Alors que Maria Chapdelaine est disponible depuis mardi en format cinéma-maison et numérique, il me semble intéressant de vous suggérer la lecture de « Voir disparaître – Une lecture du cinéma de Sébastien Pilote » de Thomas Carrier-Lafleur, publié fin septembre par les Éditions L’Instant Même.
Avec cet essai, l’auteur passe en revue les cinq longs métrages du cinéaste québécois, qu’il analyse minutieusement un par un, dans des chapitres d’une vingtaine de pages chacun, au style demeurant très agréable à lire. En revenant sur les thèmes de prédilection du réalisateur de Le vendeur, Lafleur inscrit le plus récent métrage de Pilote au sein d’un corpus cohérent, qui, bien que reprenant des structures narratives communes, n’hésite pas à se réinventer de fois en fois.
Si l’on exclut ses courts métrages, la filmographie de Sébastien Pilote tient sur dix ans. Dix ans durant lesquels l’œuvre de Louis Hémon aura profondément influencé le réalisateur. Il n’est donc pas étonnant que les quatre films précédents l’adaptation du célèbre roman soient parsemés de références à l’univers de cette famille de défricheurs saguenéens. Décortiquant les affinités, les corrélations et les interdépendances, Carrier-Lafleur instaure l’idée d’un cycle qui trouve son accomplissement avec Maria Chapdelaine, film qui du reste devait être le quatrième du lot, n’eut été des délais de préparation et de montage financier allongés.
L’essayiste dresse le portrait de cet être déchu de sa fierté qu’est le François Paradis du Vendeur. Il démontre que les problèmes humains vécus par le Gaby du Démantèlement et ceux de Samuel Chapdelaine représentent bien peu face à la nature grandiose. L’auteur crée également un lien entre La disparition des lucioles – pourtant considéré comme une transition – avec Maria Chapdelaine en rappelant que Léo et Maria sont deux jeunes femmes au début de « quelque chose ». La problématique « partir » ou « rester » est adéquatement mise en évidence, ainsi que les notions de sacrifice, de disparition et de transformation ou de déplacement dans l’espace territorial, entre autres. Autant de thèmes et de forces qui sont emblématiques de l’œuvre de Pilote, qui selon Carrier-Lafleur est désormais prête pour une « prochaine métamorphose ».

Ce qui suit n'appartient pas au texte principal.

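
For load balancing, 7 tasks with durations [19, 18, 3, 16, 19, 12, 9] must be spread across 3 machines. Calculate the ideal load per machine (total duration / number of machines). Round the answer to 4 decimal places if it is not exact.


Total processing time = 19 + 18 + 3 + 16 + 19 + 12 + 9 = 96
Number of machines = 3
Ideal balanced load = 96 / 3 = 32.0

32.0


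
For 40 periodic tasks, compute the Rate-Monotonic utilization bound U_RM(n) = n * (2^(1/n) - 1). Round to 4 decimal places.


Compute 2^(1/40) = 1.0174796921
Subtract 1: 1.0174796921 - 1 = 0.0174796921
Multiply by n: 40 * 0.0174796921 = 0.6991876840
Round to 4 dp: 0.6992

0.6992


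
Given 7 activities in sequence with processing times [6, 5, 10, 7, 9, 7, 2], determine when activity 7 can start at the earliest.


Activity 7 starts after activities 1 through 6 complete.
Predecessor durations: [6, 5, 10, 7, 9, 7]
ES = 6 + 5 + 10 + 7 + 9 + 7 = 44

44


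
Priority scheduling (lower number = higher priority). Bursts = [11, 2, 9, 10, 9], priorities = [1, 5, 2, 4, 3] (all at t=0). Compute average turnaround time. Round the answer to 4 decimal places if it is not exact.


Sort by priority (ascending = highest first):
Order: [(1, 11), (2, 9), (3, 9), (4, 10), (5, 2)]
Completion times:
  Priority 1, burst=11, C=11
  Priority 2, burst=9, C=20
  Priority 3, burst=9, C=29
  Priority 4, burst=10, C=39
  Priority 5, burst=2, C=41
Average turnaround = 140/5 = 28.0

28.0


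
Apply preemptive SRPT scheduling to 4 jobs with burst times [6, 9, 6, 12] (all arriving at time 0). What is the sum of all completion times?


Since all jobs arrive at t=0, SRPT equals SPT ordering.
SPT order: [6, 6, 9, 12]
Completion times:
  Job 1: p=6, C=6
  Job 2: p=6, C=12
  Job 3: p=9, C=21
  Job 4: p=12, C=33
Total completion time = 6 + 12 + 21 + 33 = 72

72


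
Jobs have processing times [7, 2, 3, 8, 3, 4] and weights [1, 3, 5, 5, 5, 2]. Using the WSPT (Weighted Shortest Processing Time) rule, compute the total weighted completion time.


Compute p/w ratios and sort ascending (WSPT): [(3, 5), (3, 5), (2, 3), (8, 5), (4, 2), (7, 1)]
Compute weighted completion times:
  Job (p=3,w=5): C=3, w*C=5*3=15
  Job (p=3,w=5): C=6, w*C=5*6=30
  Job (p=2,w=3): C=8, w*C=3*8=24
  Job (p=8,w=5): C=16, w*C=5*16=80
  Job (p=4,w=2): C=20, w*C=2*20=40
  Job (p=7,w=1): C=27, w*C=1*27=27
Total weighted completion time = 216

216


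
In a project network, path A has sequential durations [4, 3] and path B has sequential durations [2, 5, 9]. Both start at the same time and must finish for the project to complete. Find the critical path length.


Path A total = 4 + 3 = 7
Path B total = 2 + 5 + 9 = 16
Critical path = longest path = max(7, 16) = 16

16


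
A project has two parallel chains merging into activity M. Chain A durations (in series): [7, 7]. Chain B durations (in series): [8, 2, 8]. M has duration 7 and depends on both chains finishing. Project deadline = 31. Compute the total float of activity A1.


Forward pass: ES(A1) = sum of predecessors on chain A = 0
EF = ES + duration = 0 + 7 = 7
Backward pass: LF(M) = deadline = 31; LS(M) = 31 - 7 = 24
LF(A1) = LS(M) - sum(successors on chain A) = 24 - 7 = 17
LS = LF - duration = 17 - 7 = 10
Total float = LS - ES = 10 - 0 = 10

10


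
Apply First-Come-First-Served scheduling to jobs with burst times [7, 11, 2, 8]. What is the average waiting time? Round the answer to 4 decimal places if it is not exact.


FCFS order (as given): [7, 11, 2, 8]
Waiting times:
  Job 1: wait = 0
  Job 2: wait = 7
  Job 3: wait = 18
  Job 4: wait = 20
Sum of waiting times = 45
Average waiting time = 45/4 = 11.25

11.25


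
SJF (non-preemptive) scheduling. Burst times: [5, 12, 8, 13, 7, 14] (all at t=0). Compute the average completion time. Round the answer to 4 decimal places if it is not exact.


SJF order (ascending): [5, 7, 8, 12, 13, 14]
Completion times:
  Job 1: burst=5, C=5
  Job 2: burst=7, C=12
  Job 3: burst=8, C=20
  Job 4: burst=12, C=32
  Job 5: burst=13, C=45
  Job 6: burst=14, C=59
Average completion = 173/6 = 28.8333

28.8333


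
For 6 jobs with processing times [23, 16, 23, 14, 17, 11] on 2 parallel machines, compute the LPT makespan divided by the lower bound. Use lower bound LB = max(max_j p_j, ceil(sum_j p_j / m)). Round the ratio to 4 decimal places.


LPT order: [23, 23, 17, 16, 14, 11]
Machine loads after assignment: [51, 53]
LPT makespan = 53
Lower bound = max(max_job, ceil(total/2)) = max(23, 52) = 52
Ratio = 53 / 52 = 1.0192

1.0192


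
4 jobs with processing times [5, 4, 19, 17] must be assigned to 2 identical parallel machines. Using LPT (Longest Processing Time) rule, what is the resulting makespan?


Sort jobs in decreasing order (LPT): [19, 17, 5, 4]
Assign each job to the least loaded machine:
  Machine 1: jobs [19, 4], load = 23
  Machine 2: jobs [17, 5], load = 22
Makespan = max load = 23

23


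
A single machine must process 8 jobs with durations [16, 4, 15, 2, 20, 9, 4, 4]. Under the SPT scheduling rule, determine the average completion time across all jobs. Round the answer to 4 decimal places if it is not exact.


Sort jobs by processing time (SPT order): [2, 4, 4, 4, 9, 15, 16, 20]
Compute completion times sequentially:
  Job 1: processing = 2, completes at 2
  Job 2: processing = 4, completes at 6
  Job 3: processing = 4, completes at 10
  Job 4: processing = 4, completes at 14
  Job 5: processing = 9, completes at 23
  Job 6: processing = 15, completes at 38
  Job 7: processing = 16, completes at 54
  Job 8: processing = 20, completes at 74
Sum of completion times = 221
Average completion time = 221/8 = 27.625

27.625


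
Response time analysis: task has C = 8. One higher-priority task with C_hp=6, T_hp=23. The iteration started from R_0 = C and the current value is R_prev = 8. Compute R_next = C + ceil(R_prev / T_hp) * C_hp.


R_next = C + ceil(R_prev / T_hp) * C_hp
ceil(8 / 23) = ceil(0.3478) = 1
Interference = 1 * 6 = 6
R_next = 8 + 6 = 14

14


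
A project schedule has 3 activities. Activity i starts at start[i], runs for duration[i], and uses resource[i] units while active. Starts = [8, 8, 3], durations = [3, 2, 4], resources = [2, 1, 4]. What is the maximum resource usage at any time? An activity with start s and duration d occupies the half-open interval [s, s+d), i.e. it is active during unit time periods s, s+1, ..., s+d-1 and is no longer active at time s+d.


Each activity i is active on [start_i, start_i + duration_i).
Compute total resource usage per time slot:
  t=0: active resources = [], total = 0
  t=1: active resources = [], total = 0
  t=2: active resources = [], total = 0
  t=3: active resources = [4], total = 4
  t=4: active resources = [4], total = 4
  t=5: active resources = [4], total = 4
  t=6: active resources = [4], total = 4
  t=7: active resources = [], total = 0
  t=8: active resources = [2, 1], total = 3
  t=9: active resources = [2, 1], total = 3
  t=10: active resources = [2], total = 2
Peak resource demand = 4

4


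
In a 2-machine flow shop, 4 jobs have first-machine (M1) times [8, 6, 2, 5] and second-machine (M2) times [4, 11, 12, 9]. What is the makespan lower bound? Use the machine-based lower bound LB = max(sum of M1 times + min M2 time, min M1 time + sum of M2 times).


LB1 = sum(M1 times) + min(M2 times) = 21 + 4 = 25
LB2 = min(M1 times) + sum(M2 times) = 2 + 36 = 38
Lower bound = max(LB1, LB2) = max(25, 38) = 38

38


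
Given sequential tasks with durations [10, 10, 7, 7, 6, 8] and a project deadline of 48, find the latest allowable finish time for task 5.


LF(activity 5) = deadline - sum of successor durations
Successors: activities 6 through 6 with durations [8]
Sum of successor durations = 8
LF = 48 - 8 = 40

40


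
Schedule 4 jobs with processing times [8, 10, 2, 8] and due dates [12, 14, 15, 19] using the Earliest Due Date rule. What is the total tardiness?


Sort by due date (EDD order): [(8, 12), (10, 14), (2, 15), (8, 19)]
Compute completion times and tardiness:
  Job 1: p=8, d=12, C=8, tardiness=max(0,8-12)=0
  Job 2: p=10, d=14, C=18, tardiness=max(0,18-14)=4
  Job 3: p=2, d=15, C=20, tardiness=max(0,20-15)=5
  Job 4: p=8, d=19, C=28, tardiness=max(0,28-19)=9
Total tardiness = 18

18


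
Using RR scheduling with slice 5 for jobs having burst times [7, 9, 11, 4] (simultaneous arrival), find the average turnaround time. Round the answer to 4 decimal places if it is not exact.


Time quantum = 5
Execution trace:
  J1 runs 5 units, time = 5
  J2 runs 5 units, time = 10
  J3 runs 5 units, time = 15
  J4 runs 4 units, time = 19
  J1 runs 2 units, time = 21
  J2 runs 4 units, time = 25
  J3 runs 5 units, time = 30
  J3 runs 1 units, time = 31
Finish times: [21, 25, 31, 19]
Average turnaround = 96/4 = 24.0

24.0


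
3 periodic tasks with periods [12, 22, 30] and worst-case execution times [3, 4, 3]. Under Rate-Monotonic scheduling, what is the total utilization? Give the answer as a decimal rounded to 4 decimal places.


Compute individual utilizations (exact fractions):
  Task 1: C/T = 3/12 = 1/4 (approx. 0.25)
  Task 2: C/T = 4/22 = 2/11 (approx. 0.1818)
  Task 3: C/T = 3/30 = 1/10 (approx. 0.1)
Total utilization U = 1/4 + 2/11 + 1/10 = 117/220
Rounded to 4 decimal places: U = 0.5318
RM (Liu & Layland) bound for 3 tasks = 0.779763; compare with U = 117/220 (approx. 0.531818)
U <= bound, so schedulable by RM sufficient condition.

0.5318


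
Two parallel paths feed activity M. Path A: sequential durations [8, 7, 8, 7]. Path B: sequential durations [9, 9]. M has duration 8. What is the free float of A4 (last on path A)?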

S’appuyant sur des figures connues de la philosophie (Bachelard, Deleuze) ou du cinéma (Ford, Truffaut, Pasolini), le livre accorde avant tout une part importante aux diverses entrevues que le cinéaste a données aux médias tout au long de sa carrière. Ces discussions, aussi pertinentes soient-elles, portent, consciemment ou non, le sceau de la promotion commerciale entourant toute sortie en salle de film. Il aurait été judicieux de les bonifier avec l’ajout d’entretiens contemporains, à froid, détachées de leur contexte. Quoi qu’il en soit, l’utilisation des notes préparatoires et des versions successives des scénarios, jumelée à de nombreux photogrammes, apporte à la démonstration une richesse documentaire particulièrement efficace. En somme, si vous souhaitez en savoir plus sur les fondements de l’oeuvre de Pilote, cet ouvrage est fait pour vous.
À propos de l’auteur
Thomas Carrier-Lafleur est professionnel de recherche et chargé de cours à l’Université de Montréal, où il occupe également le poste de directeur adjoint et coordonnateur de la recherche du Laboratoire CinéMédias. Dans une perspective intermédiale qui s’intéresse aux processus de transposition écranique des textes littéraires, ses travaux portent sur la littérature française et québécoise ainsi que sur le cinéma québécois. Avec David Bélanger, il a fait paraître l’essai Il s’est écarté. Enquête sur la mort de François Paradis (Nota bene, 2019), qui a été finaliste au Prix Victor-Barbeau et s’est mérité le Prix Jean-Éthier-Blais. Il est aussi codirecteur de Nouvelles vues : revue sur les pratiques, les théories et l’histoire du cinéma au Québec et critique régulier au magasine Spirale. En 2021, il publie à L’instant même Voir disparaître. Une lecture du cinéma de Sébastien Pilote.